Mills shares positive experience with P.I. employment program
|Jason Mills stands with Walgreens manager Jay Porter at the Newton Walgreens store where Mills has been employed since May. "I love working here," said Mills of the job that progress Industries helped him to obtain. "Everyone here is just so nice." (Nicole Wiegand/Daily News)|
If you’ve stopped into the Newton Walgreens recently to pick up a prescription or grab a quick snack, you may have noticed a new friendly face behind the counter — that of Jason Mills.
Mills, who has worked with Progress Industries’ Supported Employment Program since 1994, had planned to return to the Iowa Speedway for another summer of seasonal work when Walgreens offered him employment.
“I was actually looking for a job and it worked out that Walgreens called at the last minute before I was going back to the Speedway,” Mills said.
Mills had been working with Employment Consultant Debbie Mettler at Progress Industries when the opportunity with Walgreens became a reality.
“Jason and I applied online for the job, and then we came down here and talked. It just happened to work out that he got a call for an interview and got the job — it was great,” Mettler said.
Mills has been a cashier and stocker with Walgreens since May, an experience he says has been positive thus far.
“Everyone was so nice, so that’s been a real bonus,” Mills said. “I really like working here.”
Mills is one of three people employed with Walgreens through P.I. in the past three months, something which Mettler attributes to the store’s manager, Jay Porter.
“[Jay] has opened a lot of doors for us here,” Mettler said. “In the past three months, he’s employed three of our people and he always listens to our suggestions about our people. He’s very willing to work with us and give our individuals a shot. He has a very positive attitude.”
Porter sees his work with P.I. as a two-way street, benefitting not only the employees, but his Walgreens store as well.
“The folks we get from [P.I.] are a lot more engaged and thankful, and they appreciate their jobs more than some other people might,” Porter said. “They take more pride in them than other people, and I see that they, over time, really kind of come out of their shells and transform their self-worth.”
“That’s another one of the situations where they’re not just here for the paycheck, they’re here to do the work,” Mettler added.
For Mills, transitioning into the job built upon the confidence he already had in his abilities.

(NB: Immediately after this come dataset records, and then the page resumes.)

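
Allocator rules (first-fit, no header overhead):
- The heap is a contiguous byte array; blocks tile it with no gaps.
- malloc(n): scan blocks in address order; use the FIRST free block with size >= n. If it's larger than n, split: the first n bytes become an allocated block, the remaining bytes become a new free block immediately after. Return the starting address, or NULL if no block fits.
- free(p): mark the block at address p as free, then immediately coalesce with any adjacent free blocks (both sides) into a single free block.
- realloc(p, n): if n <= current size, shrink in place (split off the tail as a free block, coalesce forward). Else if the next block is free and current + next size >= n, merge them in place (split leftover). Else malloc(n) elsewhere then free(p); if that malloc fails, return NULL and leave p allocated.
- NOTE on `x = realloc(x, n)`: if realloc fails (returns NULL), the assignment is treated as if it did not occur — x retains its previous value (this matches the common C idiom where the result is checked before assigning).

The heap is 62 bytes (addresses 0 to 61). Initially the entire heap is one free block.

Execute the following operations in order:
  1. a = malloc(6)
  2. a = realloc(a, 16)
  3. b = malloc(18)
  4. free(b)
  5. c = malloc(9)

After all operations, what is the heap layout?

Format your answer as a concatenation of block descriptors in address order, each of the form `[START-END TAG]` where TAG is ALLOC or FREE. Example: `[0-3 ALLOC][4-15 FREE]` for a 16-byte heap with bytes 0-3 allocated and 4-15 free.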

“My confidence was there, but I noticed a big change after I started,” he said. “I was nervous at first with all the cashiering I was doing, but I kind of got to the point where I’m used to it now and I understand everything a lot better.”

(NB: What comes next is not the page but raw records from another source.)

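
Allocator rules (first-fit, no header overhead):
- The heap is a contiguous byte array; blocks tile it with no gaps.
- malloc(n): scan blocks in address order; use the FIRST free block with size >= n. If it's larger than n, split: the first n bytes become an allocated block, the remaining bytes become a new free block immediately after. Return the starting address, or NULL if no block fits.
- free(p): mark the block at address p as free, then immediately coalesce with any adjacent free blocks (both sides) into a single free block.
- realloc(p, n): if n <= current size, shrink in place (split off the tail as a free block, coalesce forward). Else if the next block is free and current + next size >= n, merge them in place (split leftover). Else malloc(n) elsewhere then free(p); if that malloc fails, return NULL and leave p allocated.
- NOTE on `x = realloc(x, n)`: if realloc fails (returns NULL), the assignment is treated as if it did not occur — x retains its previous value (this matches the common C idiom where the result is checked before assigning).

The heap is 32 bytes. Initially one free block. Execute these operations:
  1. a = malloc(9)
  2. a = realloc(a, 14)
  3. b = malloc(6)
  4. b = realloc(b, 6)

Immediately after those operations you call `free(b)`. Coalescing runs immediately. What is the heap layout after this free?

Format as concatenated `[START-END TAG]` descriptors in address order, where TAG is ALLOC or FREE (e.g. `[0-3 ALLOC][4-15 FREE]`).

Answer: [0-13 ALLOC][14-31 FREE]

Derivation:
Op 1: a = malloc(9) -> a = 0; heap: [0-8 ALLOC][9-31 FREE]
Op 2: a = realloc(a, 14) -> a = 0; heap: [0-13 ALLOC][14-31 FREE]
Op 3: b = malloc(6) -> b = 14; heap: [0-13 ALLOC][14-19 ALLOC][20-31 FREE]
Op 4: b = realloc(b, 6) -> b = 14; heap: [0-13 ALLOC][14-19 ALLOC][20-31 FREE]
free(b): b = 14 -> block [14-19 ALLOC]; mark free, coalesce with adjacent free neighbors -> [0-13 ALLOC][14-31 FREE]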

The key to P.I.’s success with Walgreens, according to Mettler, is the patience and understanding exhibited by management within the store.
“One thing we’ve noticed with Walgreens is the patience they have with our people — they give them the chance to learn the job,” she said.
“They definitely didn’t just throw me into the job,” Mills added. “They made sure that I understood the job completely before they put me up there by myself.”
Mettler credits Porter’s management style as one of the biggest factors contributing to the success of the people she coaches toward employment.
“This is a very fast paced store, there is something going on all the time — they’re taking down displays, putting displays up, switching aisles around and Jay is so willing to take two minutes to answer questions to help out whenever he can,” Mettler said.
“This builds their self-confidence and makes them feel like they’re contributing, and I expect the same things out of them as I do anybody else. Their success is my success, ultimately,” Porter said.